Buraya nasıl gelindi, kurtuluş nerede?
“Küre-i arzı köy şekline sokan medeniyet-i sefihe ile gaflet perdesi pek kalınlaşmıştır. Tadili, büyük bir himmette muhtaçtır. Ve keza, beşeriyet ruhundan dünyaya nazır pek çok menfezler açmıştır. Bunların kapatılması ancak Allah’ın lutfuna mazhar olanlara müyesser olur.” (Mesnevi Nuriye)
Teknoloji nimeti intibaha vesile olacağı yerde gafleti körüklüyor, şirki arttırıyor, küfrü ve zulmü kabartıyor; insan ruhundan uzaklaşıyor, yere çakılı kalıyor.
Büyük himmet nasıl gelir de kurtulur bu insanlar, öncesinde de kendimiz? Hizmet olmadan himmet olur mu, cüzi irade sarf olunmadan, akıl kullanılmadan olması mümkün mü?
İyiliği ve kötülüğü devletten bilmek, sebeplere tesir vermek; gaflet ve ülfet körlüğünden başka nedir? Himmet isteyecek halimiz var mı?
“Allah’ın rahmetinden ümit kesmeyeniz” der ayet-i kerimede, başka gidecek kapı yoktur zira. Ahir zamanın ahir ümmetinin imanını muhafazası, elinde kor tutması gibi yakıcı bir zorlukla olur.
Zor varsa beraberinde kolaylık da vardır, lütufta! Ve hakikat hep konuşur, konuşan hakikattir:
“Nefis daima ıztıraplar, kalaklar içinde evhamlardan kurtulup tevekküle yanaşmıyor. Hükmü kadere razı olmuyor. Hâlbuki şemsin tulu ve gurubu muayyen ve mukadder olduğu gibi, insanın bu dünyada tulu ve gurubu ve sair mukadderat, kalem-i kader ile cephesinde yazılırdı. İsterse başını taşa vursun ki, o yazılar silinsin; fakat başı kırılır, yazılara bir şey olmaz ha!..
Ve illa muhakkak bilsin ki; semavat ve arzın haricine kaçıp kurtulamayan insan, Halık- Külli Şey’in rububiyyetine muhabbetle rıza-dade olmalıdır.”
Hakikat arayanlara açık kapılar hep vardır, hikmet kapanmayan menfez, rahmet tükenmeyen ümittir. Ahir zaman ümmetine sahabe gibi hürmet ve himmet vardır, onun için sahabe yolundan ayrılmamak seçimden ve geçimden önemlidir, seçime geçime sahabenin baktığı gibi bakmalıdır.

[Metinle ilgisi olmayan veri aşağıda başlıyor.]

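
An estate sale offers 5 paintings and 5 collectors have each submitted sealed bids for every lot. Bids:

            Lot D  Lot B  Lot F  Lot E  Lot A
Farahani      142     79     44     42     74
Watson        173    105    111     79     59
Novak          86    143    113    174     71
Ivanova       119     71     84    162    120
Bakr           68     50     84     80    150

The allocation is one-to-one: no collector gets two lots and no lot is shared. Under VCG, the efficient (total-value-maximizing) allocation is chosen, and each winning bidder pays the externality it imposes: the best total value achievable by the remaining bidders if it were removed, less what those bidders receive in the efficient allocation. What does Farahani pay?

Efficient allocation: Farahani→Lot D ($142), Watson→Lot F ($111), Novak→Lot B ($143), Ivanova→Lot E ($162), Bakr→Lot A ($150); total welfare W = $708.
Farahani receives Lot D at value $142, so the others get W − 142 = $566.
Without Farahani: best allocation of the remaining 4 bidders over all 5 lots is Watson→Lot D ($173), Novak→Lot B ($143), Ivanova→Lot E ($162), Bakr→Lot A ($150), total $628.
VCG payment = (others' best without Farahani) − (others' welfare with Farahani) = 628 − 566 = $62.

Farahani pays $62.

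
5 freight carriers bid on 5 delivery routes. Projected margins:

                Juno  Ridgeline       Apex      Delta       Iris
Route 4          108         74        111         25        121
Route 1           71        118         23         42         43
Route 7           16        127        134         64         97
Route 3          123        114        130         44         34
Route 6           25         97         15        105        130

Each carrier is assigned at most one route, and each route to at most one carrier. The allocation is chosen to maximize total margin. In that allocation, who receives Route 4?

Iris receives Route 4.

This is the linear assignment problem.
Optimal: Juno→Route 3 ($123k), Ridgeline→Route 1 ($118k), Apex→Route 7 ($134k), Delta→Route 6 ($105k), Iris→Route 4 ($121k) — total 123+118+134+105+121 = $601k.
Next-best assignment: Juno→Route 4, Ridgeline→Route 1, Apex→Route 3, Delta→Route 6, Iris→Route 7 = $558k.
Iris's own top route is Route 6 ($130k), but forcing Iris→Route 6 and reassigning the rest optimally gives only $550k — worse by 51.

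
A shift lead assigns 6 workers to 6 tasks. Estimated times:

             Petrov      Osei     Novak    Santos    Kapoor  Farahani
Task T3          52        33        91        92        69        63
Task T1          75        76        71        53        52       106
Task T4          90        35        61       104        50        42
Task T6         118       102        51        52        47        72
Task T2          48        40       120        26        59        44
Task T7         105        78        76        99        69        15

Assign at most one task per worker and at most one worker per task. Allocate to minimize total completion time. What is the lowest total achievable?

Min total: 231 min

This is a one-to-one assignment (minimum-cost bipartite matching).
Optimal: Petrov→Task T3 (52 min), Osei→Task T4 (35 min), Novak→Task T6 (51 min), Santos→Task T2 (26 min), Kapoor→Task T1 (52 min), Farahani→Task T7 (15 min) — total 52+35+51+26+52+15 = 231 min.
Min-entry greedy (repeatedly take the single cheapest remaining cell) gives 257 min, worse by 26.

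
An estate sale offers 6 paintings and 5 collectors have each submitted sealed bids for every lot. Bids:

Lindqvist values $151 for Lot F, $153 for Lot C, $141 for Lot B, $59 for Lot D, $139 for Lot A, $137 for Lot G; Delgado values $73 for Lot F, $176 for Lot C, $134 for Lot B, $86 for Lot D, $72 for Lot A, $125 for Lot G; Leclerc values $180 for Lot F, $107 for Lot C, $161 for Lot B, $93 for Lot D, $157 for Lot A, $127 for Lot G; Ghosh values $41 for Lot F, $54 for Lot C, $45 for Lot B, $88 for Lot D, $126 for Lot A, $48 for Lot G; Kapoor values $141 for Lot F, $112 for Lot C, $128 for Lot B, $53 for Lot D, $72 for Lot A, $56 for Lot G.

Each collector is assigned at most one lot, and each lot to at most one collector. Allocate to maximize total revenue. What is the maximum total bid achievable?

This is a one-to-one assignment (maximum-weight bipartite matching).
Optimal: Lindqvist→Lot G ($137), Delgado→Lot C ($176), Leclerc→Lot F ($180), Ghosh→Lot A ($126), Kapoor→Lot B ($128) — total 137+176+180+126+128 = $747.
Column-greedy (each lot in turn goes to its best remaining collector) gives $657, worse by 90.

Max total: $747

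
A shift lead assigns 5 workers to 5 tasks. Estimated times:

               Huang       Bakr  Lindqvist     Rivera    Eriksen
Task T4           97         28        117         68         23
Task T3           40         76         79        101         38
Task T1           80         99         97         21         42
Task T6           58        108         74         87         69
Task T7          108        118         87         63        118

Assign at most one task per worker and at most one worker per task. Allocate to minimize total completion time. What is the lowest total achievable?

This is a one-to-one assignment (minimum-cost bipartite matching).
Optimal: Huang→Task T6 (58 min), Bakr→Task T4 (28 min), Lindqvist→Task T7 (87 min), Rivera→Task T1 (21 min), Eriksen→Task T3 (38 min) — total 58+28+87+21+38 = 232 min.
Next-best assignment: Huang→Task T3, Bakr→Task T4, Lindqvist→Task T7, Rivera→Task T1, Eriksen→Task T6 = 245 min.

Min total: 232 min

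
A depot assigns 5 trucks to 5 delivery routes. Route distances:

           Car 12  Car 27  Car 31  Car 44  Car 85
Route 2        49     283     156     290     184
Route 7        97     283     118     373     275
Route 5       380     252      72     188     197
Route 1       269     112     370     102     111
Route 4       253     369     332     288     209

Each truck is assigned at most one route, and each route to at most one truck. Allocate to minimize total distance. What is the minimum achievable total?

Minimum total: 676 km

Optimal: Car 12→Route 2 (49 km), Car 27→Route 1 (112 km), Car 31→Route 7 (118 km), Car 44→Route 5 (188 km), Car 85→Route 4 (209 km) — total 49+112+118+188+209 = 676 km.
Column-greedy (each route in turn goes to its cheapest remaining truck) gives 835 km, worse by 159.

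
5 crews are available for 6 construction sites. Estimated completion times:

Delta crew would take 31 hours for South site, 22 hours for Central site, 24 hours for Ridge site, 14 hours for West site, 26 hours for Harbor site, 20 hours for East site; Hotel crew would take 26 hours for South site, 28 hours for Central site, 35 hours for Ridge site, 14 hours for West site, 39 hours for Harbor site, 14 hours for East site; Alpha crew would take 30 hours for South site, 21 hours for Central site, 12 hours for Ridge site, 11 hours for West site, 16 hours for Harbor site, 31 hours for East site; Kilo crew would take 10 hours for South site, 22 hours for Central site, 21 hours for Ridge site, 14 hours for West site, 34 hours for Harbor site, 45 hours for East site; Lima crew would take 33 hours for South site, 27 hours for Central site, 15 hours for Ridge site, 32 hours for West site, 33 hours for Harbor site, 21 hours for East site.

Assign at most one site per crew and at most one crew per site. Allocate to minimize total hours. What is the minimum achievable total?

Min total: 69 hours

Optimal: Delta crew→West site (14 hours), Hotel crew→East site (14 hours), Alpha crew→Harbor site (16 hours), Kilo crew→South site (10 hours), Lima crew→Ridge site (15 hours) — total 14+14+16+10+15 = 69 hours.
Swapping Alpha crew↔Kilo crew (Alpha crew→South site 30 hours, Kilo crew→Harbor site 34 hours) adds 38.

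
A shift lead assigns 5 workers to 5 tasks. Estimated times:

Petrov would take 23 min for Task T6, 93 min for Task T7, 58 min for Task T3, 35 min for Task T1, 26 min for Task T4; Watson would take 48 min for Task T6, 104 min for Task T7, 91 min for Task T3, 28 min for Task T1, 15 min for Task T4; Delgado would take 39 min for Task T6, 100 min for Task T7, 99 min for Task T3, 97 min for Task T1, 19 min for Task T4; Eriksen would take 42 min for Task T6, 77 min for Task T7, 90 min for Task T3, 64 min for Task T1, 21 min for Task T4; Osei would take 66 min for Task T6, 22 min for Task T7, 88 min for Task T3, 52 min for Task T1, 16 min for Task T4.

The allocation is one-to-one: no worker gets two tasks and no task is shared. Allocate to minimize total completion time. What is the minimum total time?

Optimal: Petrov→Task T3 (58 min), Watson→Task T1 (28 min), Delgado→Task T6 (39 min), Eriksen→Task T4 (21 min), Osei→Task T7 (22 min) — total 58+28+39+21+22 = 168 min.
Row-greedy (each worker in turn takes its cheapest remaining task) gives 300 min, worse by 132.
Swapping Petrov↔Watson (Petrov→Task T1 35 min, Watson→Task T3 91 min) adds 40.

Min total: 168 min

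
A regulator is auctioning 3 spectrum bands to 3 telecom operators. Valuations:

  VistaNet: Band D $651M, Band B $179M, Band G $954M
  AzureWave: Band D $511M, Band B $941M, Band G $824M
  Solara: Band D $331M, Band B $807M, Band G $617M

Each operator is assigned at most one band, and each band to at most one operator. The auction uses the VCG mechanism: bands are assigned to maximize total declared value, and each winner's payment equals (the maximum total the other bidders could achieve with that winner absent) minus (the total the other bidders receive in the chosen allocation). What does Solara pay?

Solara pays $420M.

Efficient allocation: VistaNet→Band D ($651M), AzureWave→Band G ($824M), Solara→Band B ($807M); total welfare W = $2282M.
Solara receives Band B at value $807M, so the others get W − 807 = $1475M.
Without Solara: best allocation of the remaining 2 bidders over all 3 bands is VistaNet→Band G ($954M), AzureWave→Band B ($941M), total $1895M.
VCG payment = (others' best without Solara) − (others' welfare with Solara) = 1895 − 1475 = $420M.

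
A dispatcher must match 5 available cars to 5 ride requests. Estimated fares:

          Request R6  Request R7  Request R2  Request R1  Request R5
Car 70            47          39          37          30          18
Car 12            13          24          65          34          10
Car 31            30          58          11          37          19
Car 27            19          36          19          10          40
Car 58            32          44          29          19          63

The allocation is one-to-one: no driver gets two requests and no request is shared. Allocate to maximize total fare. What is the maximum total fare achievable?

Max total: $248

Treat this as an assignment problem: match each driver to one request.
Optimal: Car 70→Request R6 ($47), Car 12→Request R2 ($65), Car 31→Request R1 ($37), Car 27→Request R7 ($36), Car 58→Request R5 ($63) — total 47+65+37+36+63 = $248.
Row-greedy (each driver in turn takes its best remaining request) gives $229, worse by 19.
Next-best assignment: Car 70→Request R6, Car 12→Request R2, Car 31→Request R7, Car 27→Request R1, Car 58→Request R5 = $243.
No other one-to-one assignment exceeds $248.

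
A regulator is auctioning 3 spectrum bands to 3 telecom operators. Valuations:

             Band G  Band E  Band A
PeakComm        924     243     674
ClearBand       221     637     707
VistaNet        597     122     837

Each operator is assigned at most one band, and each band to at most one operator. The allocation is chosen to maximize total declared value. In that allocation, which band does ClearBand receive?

ClearBand receives Band E.

Optimal: PeakComm→Band G ($924M), ClearBand→Band E ($637M), VistaNet→Band A ($837M) — total 924+637+837 = $2398M.
Row-greedy (each operator in turn takes its best remaining band) gives $1753M, worse by 645.
Next-best assignment: PeakComm→Band A, ClearBand→Band E, VistaNet→Band G = $1908M.
Checked against all permutations: $2398M is optimal.
ClearBand's own top band is Band A ($707M), but forcing ClearBand→Band A and reassigning the rest optimally gives only $1753M — worse by 645.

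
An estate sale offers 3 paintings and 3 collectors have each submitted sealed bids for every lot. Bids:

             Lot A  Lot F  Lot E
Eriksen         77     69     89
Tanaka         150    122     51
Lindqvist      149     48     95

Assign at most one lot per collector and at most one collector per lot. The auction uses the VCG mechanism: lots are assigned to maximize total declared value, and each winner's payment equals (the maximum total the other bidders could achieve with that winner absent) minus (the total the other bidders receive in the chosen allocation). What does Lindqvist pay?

Lindqvist pays $28.

Efficient allocation: Eriksen→Lot E ($89), Tanaka→Lot F ($122), Lindqvist→Lot A ($149); total welfare W = $360.
Lindqvist receives Lot A at value $149, so the others get W − 149 = $211.
Without Lindqvist: best allocation of the remaining 2 bidders over all 3 lots is Eriksen→Lot E ($89), Tanaka→Lot A ($150), total $239.
VCG payment = (others' best without Lindqvist) − (others' welfare with Lindqvist) = 239 − 211 = $28.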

Zaman aynı zaman akıyor, cahiliye devri modern zamanlarda yine yaşanıyor, saf tevhid ehli yine az, şükredenler de öyle.
Ne yapmalı?
Gavur adetlerinden uzaklaşıp sahabe mesleğine yaklaşmalı, tevekkül ehlinden olmalı; zahiren de batınen de!